Saying of the Desert Christians: Obedience 2

from: http://www.cin.org/dsrtft4.html

The old men used to say, "If someone has faith in another and hands himself over to him in complete submission, he does not need to pay attention to God's commandments but he can entrust his whole will to his father. He will suffer no reproach from God, for God looks for nothing from beginners so much as renunciation through obedience."

Some thoughts:

Gotta be honest here. This particular saying makes me cringe a little. I knew people who went to Jonestown and in complete obedience committed suicide there. If Jonestown took place too long ago for people to remember, do you remember David Koresh's version of the Branch Davidian which ended in a gun battle between his followers, the ATF and the FBI? Then there was the Hale-Bopp Comet's influence on the Heaven's Gate Cult, right here in San Diego where I live. But like bits of the Bible that also make me cringe, it's in the Sayings and so I have to deal with it.
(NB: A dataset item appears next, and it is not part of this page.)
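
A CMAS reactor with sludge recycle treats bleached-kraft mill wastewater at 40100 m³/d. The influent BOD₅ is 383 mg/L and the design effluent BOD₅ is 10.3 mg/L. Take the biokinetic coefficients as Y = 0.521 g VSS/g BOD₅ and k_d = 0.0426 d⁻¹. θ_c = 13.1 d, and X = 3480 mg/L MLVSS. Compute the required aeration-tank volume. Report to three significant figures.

V ≈ 18800 m³

From the SRT design equation V = Y Q (S₀−S) θ_c / [X (1 + k_d θ_c)] = 0.521 × 40100 × (383 − 10.3) × 13.1 / [3480 × (1 + 0.0426 × 13.1)] = 1.02×10^8 / 5422 = 18813 m³.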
Blind obedience may well lead to disaster. I imagine that it was blind obedience that leads to these destructive horrible cults. Informed obedience is a different matter. I cannot begin to imagine what motivated David Koresh and Heaven's Gate. I do know, though, what motivated my friends to follow Bob Jones to Guyana. They wanted to lose their connection to the world. They would live in but not be of it. And like the Desert Christians, they went to a wilderness area where they were going to live perfect Christian live sin perfect Christian community, safe from all dabgers of this world, safe from temptation. A Christian utopia, in fact.

Informed obedience is something very different. And that I believe is what this Saying is about. First of all, this is a Saying for beginners in the desert life. Imagine what it is like to live in Scetis or Nitria in the Egyptian desert. Hot. Water and food none too plentiful, praying the Psalms day in and day out. Could you do this without a guide? I couldn't. If I were going to undertake such a life I would certainly seek out direction.

Was this trust abused? Of course it was. Those that were involved were but human, after all, so we can be sure sin reared its ugly head. Does this kind of absolute power of direction make us queasy? Of course it does. But can we get past all the ick factors and challenge ourselves with the idea that maybe we owe God this sort of obedience and how do we go about learning to give it to Him?